Agentic Search in the Wild: Intents and Trajectory Dynamics from 14M+ Real Search Requests
Jingjie Ning, João Coelho, Yibo Kong, Yunfan Long, Bruno Martins, João Magalhães, Jamie Callan, Chenyan Xiong
TL;DR
This study analyzes 14.44 million DRGym requests to understand how autonomous agents perform multi-step information seeking. It introduces a two-level labeling framework—session-level intents and trajectory-level reformulations—and a novel CTAR metric to quantify cross-step evidence grounding. Key findings include a drill-down bias with most sessions resolving within 10 steps, fixed retrieval depth across steps, and substantial cross-step term adoption from historical evidence, especially during specialization and exploration moves. The results offer design implications such as repetition-aware stopping, intent-adaptive retrieval budgeting, and explicit cross-step context management, with plans to release anonymized logs for reproducibility and further research.
Abstract
LLM-powered search agents are increasingly being used for multi-step information seeking tasks, yet the IR community lacks empirical understanding of how agentic search sessions unfold and how retrieved evidence is used.
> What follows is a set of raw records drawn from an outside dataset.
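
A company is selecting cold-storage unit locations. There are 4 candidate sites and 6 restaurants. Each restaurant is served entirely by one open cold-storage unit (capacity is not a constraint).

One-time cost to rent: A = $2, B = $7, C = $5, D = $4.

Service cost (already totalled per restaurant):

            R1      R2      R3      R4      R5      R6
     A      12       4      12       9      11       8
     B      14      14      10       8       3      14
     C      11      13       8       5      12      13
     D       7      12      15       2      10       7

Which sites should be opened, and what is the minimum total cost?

For any fixed open set, each restaurant goes to its cheapest open site; total = fixed + service.
{A, B, D}: R1→D 7, R2→A 4, R3→B 10, R4→D 2, R5→B 3, R6→D 7. Service 33; fixed 13; total 46.
{A, D}: service 42 + fixed 6 = 48
{A, B, C, D}: service 31 + fixed 18 = 49
{A}: service 56 + fixed 2 = 58
No other subset beats 46.

Open A, B and D; minimum total cost 46.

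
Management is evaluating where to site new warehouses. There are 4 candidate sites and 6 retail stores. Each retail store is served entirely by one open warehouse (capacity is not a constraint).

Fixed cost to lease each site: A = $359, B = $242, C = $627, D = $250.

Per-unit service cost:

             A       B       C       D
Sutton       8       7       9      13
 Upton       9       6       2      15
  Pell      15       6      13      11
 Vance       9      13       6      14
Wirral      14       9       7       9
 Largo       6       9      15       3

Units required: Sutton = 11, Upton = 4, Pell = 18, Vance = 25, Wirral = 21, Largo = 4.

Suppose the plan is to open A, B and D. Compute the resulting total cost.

Total cost: 1486

Each retail store is assigned to its cheapest site among the open ones.
{A, B, D}: Sutton→B 7·11=77, Upton→B 6·4=24, Pell→B 6·18=108, Vance→A 9·25=225, Wirral→B 9·21=189, Largo→D 3·4=12. Service 635; fixed 851; total 1486.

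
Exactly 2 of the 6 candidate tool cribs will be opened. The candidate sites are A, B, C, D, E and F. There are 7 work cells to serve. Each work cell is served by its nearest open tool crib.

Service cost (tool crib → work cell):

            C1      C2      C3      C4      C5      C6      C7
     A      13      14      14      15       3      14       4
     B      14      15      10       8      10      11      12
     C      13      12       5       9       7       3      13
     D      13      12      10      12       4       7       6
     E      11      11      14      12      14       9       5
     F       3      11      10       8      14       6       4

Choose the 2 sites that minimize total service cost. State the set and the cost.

Choose C and F; total service cost 41.

With exactly 2 open, each work cell uses its cheapest among the chosen.
{C, F}: C1→F 3, C2→F 11, C3→C 5, C4→F 8, C5→C 7, C6→C 3, C7→F 4. Service cost 41.
{A, F}: service cost 45
{D, F}: service cost 46
Among all 15 size-2 choices, {C, F} is lowest.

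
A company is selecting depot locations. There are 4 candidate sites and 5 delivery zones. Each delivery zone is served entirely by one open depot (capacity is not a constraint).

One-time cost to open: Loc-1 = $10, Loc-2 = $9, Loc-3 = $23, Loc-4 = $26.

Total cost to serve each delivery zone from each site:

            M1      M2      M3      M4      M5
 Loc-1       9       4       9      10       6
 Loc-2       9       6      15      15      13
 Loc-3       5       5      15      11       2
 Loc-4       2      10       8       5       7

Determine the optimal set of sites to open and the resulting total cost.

Open Loc-1 only; minimum total cost 48.

For any fixed open set, each delivery zone goes to its cheapest open site; total = fixed + service.
{Loc-1}: M1→Loc-1 9, M2→Loc-1 4, M3→Loc-1 9, M4→Loc-1 10, M5→Loc-1 6. Service 38; fixed 10; total 48.
{Loc-1, Loc-2}: service 38 + fixed 19 = 57
{Loc-4}: service 32 + fixed 26 = 58
{Loc-1, Loc-2, Loc-3, Loc-4}: M1→Loc-4 2, M2→Loc-1 4, M3→Loc-4 8, M4→Loc-4 5, M5→Loc-3 2. Service 21; fixed 68; total 89.
(All 15 nonempty subsets were checked; Loc-1 only is lowest.)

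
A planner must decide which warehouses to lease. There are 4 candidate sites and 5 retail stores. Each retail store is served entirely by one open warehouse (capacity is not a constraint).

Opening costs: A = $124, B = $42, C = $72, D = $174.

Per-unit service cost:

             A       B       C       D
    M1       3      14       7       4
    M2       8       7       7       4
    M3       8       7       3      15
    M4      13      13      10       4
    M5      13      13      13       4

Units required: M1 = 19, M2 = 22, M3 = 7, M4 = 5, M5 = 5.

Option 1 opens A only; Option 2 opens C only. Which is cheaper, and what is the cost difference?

Option 1: {A}: M1→A 3·19=57, M2→A 8·22=176, M3→A 8·7=56, M4→A 13·5=65, M5→A 13·5=65. Service 419; fixed 124; total 543.
Option 2: {C}: M1→C 7·19=133, M2→C 7·22=154, M3→C 3·7=21, M4→C 10·5=50, M5→C 13·5=65. Service 423; fixed 72; total 495.
Difference: |543 − 495| = 48.

Option 2 is cheaper by 48.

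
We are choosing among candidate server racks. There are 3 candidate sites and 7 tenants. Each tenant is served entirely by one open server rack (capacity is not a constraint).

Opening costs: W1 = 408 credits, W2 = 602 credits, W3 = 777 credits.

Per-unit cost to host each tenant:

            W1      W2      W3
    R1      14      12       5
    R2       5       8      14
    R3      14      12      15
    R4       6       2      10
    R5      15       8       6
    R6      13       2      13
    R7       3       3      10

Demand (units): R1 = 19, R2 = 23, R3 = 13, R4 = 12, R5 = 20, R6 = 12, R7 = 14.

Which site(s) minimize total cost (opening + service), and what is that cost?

Open W2 only; minimum total cost 1420.

For any fixed open set, each tenant goes to its cheapest open site; total = fixed + service.
{W2}: R1→W2 12·19=228, R2→W2 8·23=184, R3→W2 12·13=156, R4→W2 2·12=24, R5→W2 8·20=160, R6→W2 2·12=24, R7→W2 3·14=42. Service 818; fixed 602; total 1420.
{W1}: service 1133 + fixed 408 = 1541
{W1, W2}: service 749 + fixed 1010 = 1759
{W1, W2, W3}: R1→W3 5·19=95, R2→W1 5·23=115, R3→W2 12·13=156, R4→W2 2·12=24, R5→W3 6·20=120, R6→W2 2·12=24, R7→W1 3·14=42. Service 576; fixed 1787; total 2363.
(All 7 nonempty subsets were checked; W2 only is lowest.)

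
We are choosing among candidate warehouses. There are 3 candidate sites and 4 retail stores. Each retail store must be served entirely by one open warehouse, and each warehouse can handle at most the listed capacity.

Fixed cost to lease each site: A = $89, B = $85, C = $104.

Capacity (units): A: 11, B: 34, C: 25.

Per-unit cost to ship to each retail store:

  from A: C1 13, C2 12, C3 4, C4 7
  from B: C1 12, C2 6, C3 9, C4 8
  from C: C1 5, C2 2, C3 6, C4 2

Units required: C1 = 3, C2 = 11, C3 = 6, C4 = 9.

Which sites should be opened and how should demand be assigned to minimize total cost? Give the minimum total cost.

Open {A, C}: C1→C 5·3=15, C2→C 2·11=22, C3→A 4·6=24, C4→C 2·9=18.
Loads: A carries 6/11, C carries 23/25. Service 79; fixed 193; total 272.
Next best feasible plan costs 296.

Minimum total cost: 272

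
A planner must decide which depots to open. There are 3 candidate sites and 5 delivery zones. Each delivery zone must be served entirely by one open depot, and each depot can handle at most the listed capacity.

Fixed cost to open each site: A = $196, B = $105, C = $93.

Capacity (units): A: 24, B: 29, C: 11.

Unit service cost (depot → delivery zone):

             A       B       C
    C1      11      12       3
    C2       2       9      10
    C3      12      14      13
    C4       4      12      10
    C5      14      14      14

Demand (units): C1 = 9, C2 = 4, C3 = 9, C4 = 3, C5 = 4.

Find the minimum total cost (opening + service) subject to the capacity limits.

Open {B}: C1→B 12·9=108, C2→B 9·4=36, C3→B 14·9=126, C4→B 12·3=36, C5→B 14·4=56.
Loads: B carries 29/29. Service 362; fixed 105; total 467.
Next best feasible plan costs 479.

Minimum total cost: 467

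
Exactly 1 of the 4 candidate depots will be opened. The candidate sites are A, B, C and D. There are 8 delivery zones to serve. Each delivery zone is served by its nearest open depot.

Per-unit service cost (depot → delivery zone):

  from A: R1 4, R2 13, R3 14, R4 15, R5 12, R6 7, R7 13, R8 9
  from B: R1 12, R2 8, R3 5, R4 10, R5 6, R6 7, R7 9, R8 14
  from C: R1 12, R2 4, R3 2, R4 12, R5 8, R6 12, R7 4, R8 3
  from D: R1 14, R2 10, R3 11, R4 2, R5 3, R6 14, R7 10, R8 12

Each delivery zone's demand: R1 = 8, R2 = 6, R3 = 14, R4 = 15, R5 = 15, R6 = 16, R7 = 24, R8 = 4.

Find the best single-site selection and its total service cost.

With exactly 1 open, each delivery zone uses its cheapest among the chosen.
{C}: R1→C 12·8=96, R2→C 4·6=24, R3→C 2·14=28, R4→C 12·15=180, R5→C 8·15=120, R6→C 12·16=192, R7→C 4·24=96, R8→C 3·4=12. Service cost 748.
{B}: service cost 838
{D}: service cost 913
Among all 4 size-1 choices, {C} is lowest.

Choose C only; total service cost 748.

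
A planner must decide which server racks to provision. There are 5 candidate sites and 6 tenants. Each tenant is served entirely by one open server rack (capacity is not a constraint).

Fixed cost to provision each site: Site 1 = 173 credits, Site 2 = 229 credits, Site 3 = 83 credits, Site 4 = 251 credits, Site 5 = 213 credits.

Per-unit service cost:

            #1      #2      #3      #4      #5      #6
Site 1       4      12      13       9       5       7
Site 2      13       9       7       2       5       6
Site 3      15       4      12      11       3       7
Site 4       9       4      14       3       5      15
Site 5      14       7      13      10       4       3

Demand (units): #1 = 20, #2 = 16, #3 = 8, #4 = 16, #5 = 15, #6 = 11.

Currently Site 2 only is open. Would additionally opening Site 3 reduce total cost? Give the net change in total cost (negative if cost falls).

Current service cost with {Site 2}: 633.
Adding Site 3: each tenant re-picks its cheapest; new service cost 523, saving 110.
Extra fixed cost: 83. Net change = 83 − 110 = -27.
(Totals: 862 → 835.)

Yes — net change −27 (cost falls by 27).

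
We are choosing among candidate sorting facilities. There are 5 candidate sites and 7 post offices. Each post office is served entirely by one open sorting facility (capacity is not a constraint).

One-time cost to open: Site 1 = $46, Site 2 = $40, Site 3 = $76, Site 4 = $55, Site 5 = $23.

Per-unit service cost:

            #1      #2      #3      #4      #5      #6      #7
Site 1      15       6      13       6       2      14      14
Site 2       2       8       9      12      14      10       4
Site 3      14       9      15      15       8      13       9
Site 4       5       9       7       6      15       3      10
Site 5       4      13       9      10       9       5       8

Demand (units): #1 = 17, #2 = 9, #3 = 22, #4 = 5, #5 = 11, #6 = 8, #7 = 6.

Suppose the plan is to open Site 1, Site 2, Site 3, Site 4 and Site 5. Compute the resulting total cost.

Total cost: 582

Each post office is assigned to its cheapest site among the open ones.
{Site 1, Site 2, Site 3, Site 4, Site 5}: #1→Site 2 2·17=34, #2→Site 1 6·9=54, #3→Site 4 7·22=154, #4→Site 1 6·5=30, #5→Site 1 2·11=22, #6→Site 4 3·8=24, #7→Site 2 4·6=24. Service 342; fixed 240; total 582.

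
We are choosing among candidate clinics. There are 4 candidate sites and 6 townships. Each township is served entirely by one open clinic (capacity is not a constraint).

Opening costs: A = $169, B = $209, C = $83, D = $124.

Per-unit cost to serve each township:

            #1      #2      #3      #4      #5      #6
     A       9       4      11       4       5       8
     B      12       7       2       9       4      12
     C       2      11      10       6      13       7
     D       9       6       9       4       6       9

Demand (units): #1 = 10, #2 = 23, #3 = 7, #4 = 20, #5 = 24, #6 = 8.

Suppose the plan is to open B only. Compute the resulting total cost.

Total cost: 876

Each township is assigned to its cheapest site among the open ones.
{B}: #1→B 12·10=120, #2→B 7·23=161, #3→B 2·7=14, #4→B 9·20=180, #5→B 4·24=96, #6→B 12·8=96. Service 667; fixed 209; total 876.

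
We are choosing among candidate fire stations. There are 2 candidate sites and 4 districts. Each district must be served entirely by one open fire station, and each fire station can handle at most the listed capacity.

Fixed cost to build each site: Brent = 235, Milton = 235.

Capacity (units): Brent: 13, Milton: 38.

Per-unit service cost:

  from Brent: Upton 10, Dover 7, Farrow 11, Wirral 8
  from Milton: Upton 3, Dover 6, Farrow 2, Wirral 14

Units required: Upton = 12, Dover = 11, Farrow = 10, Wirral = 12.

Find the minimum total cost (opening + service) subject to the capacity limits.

Minimum total cost: 688

Open {Brent, Milton}: Upton→Milton 3·12=36, Dover→Milton 6·11=66, Farrow→Milton 2·10=20, Wirral→Brent 8·12=96.
Loads: Brent carries 12/13, Milton carries 33/38. Service 218; fixed 470; total 688.
Next best feasible plan costs 771.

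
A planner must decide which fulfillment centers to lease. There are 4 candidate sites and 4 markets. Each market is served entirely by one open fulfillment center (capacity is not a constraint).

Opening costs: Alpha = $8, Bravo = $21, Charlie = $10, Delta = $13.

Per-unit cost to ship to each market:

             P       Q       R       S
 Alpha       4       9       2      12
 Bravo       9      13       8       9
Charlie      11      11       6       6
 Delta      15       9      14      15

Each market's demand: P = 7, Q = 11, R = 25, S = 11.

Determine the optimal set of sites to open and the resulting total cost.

Open Alpha and Charlie; minimum total cost 261.

For any fixed open set, each market goes to its cheapest open site; total = fixed + service.
{Alpha, Charlie}: P→Alpha 4·7=28, Q→Alpha 9·11=99, R→Alpha 2·25=50, S→Charlie 6·11=66. Service 243; fixed 18; total 261.
{Alpha, Charlie, Delta}: P→Alpha 4·7=28, Q→Alpha 9·11=99, R→Alpha 2·25=50, S→Charlie 6·11=66. Service 243; fixed 31; total 274.
{Alpha, Bravo, Charlie}: P→Alpha 4·7=28, Q→Alpha 9·11=99, R→Alpha 2·25=50, S→Charlie 6·11=66. Service 243; fixed 39; total 282.
{Alpha, Bravo, Charlie, Delta}: service 243 + fixed 52 = 295
No other subset beats 261.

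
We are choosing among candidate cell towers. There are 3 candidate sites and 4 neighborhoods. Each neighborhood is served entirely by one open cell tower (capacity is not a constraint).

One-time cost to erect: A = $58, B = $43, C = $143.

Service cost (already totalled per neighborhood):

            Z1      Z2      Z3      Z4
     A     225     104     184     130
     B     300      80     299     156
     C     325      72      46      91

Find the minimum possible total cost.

Minimum total cost: 635

For any fixed open set, each neighborhood goes to its cheapest open site; total = fixed + service.
{A, C}: Z1→A 225, Z2→C 72, Z3→C 46, Z4→C 91. Service 434; fixed 201; total 635.
{C}: Z1→C 325, Z2→C 72, Z3→C 46, Z4→C 91. Service 534; fixed 143; total 677.
{A, B, C}: service 434 + fixed 244 = 678
{B}: service 835 + fixed 43 = 878
No other subset beats 635.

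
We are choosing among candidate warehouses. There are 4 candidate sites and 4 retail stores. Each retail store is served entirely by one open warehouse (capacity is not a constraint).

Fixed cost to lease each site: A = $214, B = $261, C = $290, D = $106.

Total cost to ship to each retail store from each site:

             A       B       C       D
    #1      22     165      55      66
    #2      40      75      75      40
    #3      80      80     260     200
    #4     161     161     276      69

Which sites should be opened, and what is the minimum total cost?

For any fixed open set, each retail store goes to its cheapest open site; total = fixed + service.
{D}: #1→D 66, #2→D 40, #3→D 200, #4→D 69. Service 375; fixed 106; total 481.
{A}: service 303 + fixed 214 = 517
{A, D}: service 211 + fixed 320 = 531
{A, B, C, D}: service 211 + fixed 871 = 1082
No other subset beats 481.

Open D only; minimum total cost 481.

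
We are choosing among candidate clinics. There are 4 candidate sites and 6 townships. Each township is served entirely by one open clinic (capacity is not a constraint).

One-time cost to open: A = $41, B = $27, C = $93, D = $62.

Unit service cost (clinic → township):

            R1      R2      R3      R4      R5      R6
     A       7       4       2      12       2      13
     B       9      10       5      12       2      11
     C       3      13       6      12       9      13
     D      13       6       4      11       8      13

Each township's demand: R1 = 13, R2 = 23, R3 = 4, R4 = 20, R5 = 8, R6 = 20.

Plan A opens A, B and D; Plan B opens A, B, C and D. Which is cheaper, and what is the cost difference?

Plan A: {A, B, D}: R1→A 7·13=91, R2→A 4·23=92, R3→A 2·4=8, R4→D 11·20=220, R5→A 2·8=16, R6→B 11·20=220. Service 647; fixed 130; total 777.
Plan B: {A, B, C, D}: R1→C 3·13=39, R2→A 4·23=92, R3→A 2·4=8, R4→D 11·20=220, R5→A 2·8=16, R6→B 11·20=220. Service 595; fixed 223; total 818.
Difference: |777 − 818| = 41.

Plan A is cheaper by 41.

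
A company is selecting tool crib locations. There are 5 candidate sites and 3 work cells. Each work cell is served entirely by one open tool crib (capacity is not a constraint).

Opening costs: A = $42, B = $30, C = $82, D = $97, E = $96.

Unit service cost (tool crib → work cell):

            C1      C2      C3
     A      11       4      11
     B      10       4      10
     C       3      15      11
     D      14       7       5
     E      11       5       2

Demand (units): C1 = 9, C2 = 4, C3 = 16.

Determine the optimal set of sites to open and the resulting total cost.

For any fixed open set, each work cell goes to its cheapest open site; total = fixed + service.
{E}: C1→E 11·9=99, C2→E 5·4=20, C3→E 2·16=32. Service 151; fixed 96; total 247.
{C, E}: C1→C 3·9=27, C2→E 5·4=20, C3→E 2·16=32. Service 79; fixed 178; total 257.
{B, E}: service 138 + fixed 126 = 264
{A, B, C, D, E}: C1→C 3·9=27, C2→A 4·4=16, C3→E 2·16=32. Service 75; fixed 347; total 422.
No other subset beats 247.

Open E only; minimum total cost 247.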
This paper presents a large-scale log analysis of agentic search based on 14.44M search requests (3.97M sessions) collected from DeepResearchGym, i.e. an open-source search API accessed by external agentic clients. We sessionize the logs, assign session-level intents and step-wise query-reformulation labels using LLM-based annotation, and propose Context-driven Term Adoption Rate (CTAR) to quantify whether newly introduced query terms are traceable to previously retrieved evidence. Our analyses reveal distinctive behavioral patterns. First, over 90% of multi-turn sessions contain at most ten steps, and 89% of inter-step intervals fall under one minute. Second, behavior varies by intent. Fact-seeking sessions exhibit high repetition that increases over time, while sessions requiring reasoning sustain broader exploration. Third, agents reuse evidence across steps. On average, 54% of newly introduced query terms appear in the accumulated evidence context, with contributions from earlier steps beyond the most recent retrieval. The findings suggest that agentic search may benefit from repetition-aware early stopping, intent-adaptive retrieval budgets, and explicit cross-step context tracking. We plan to release the anonymized logs to support future research.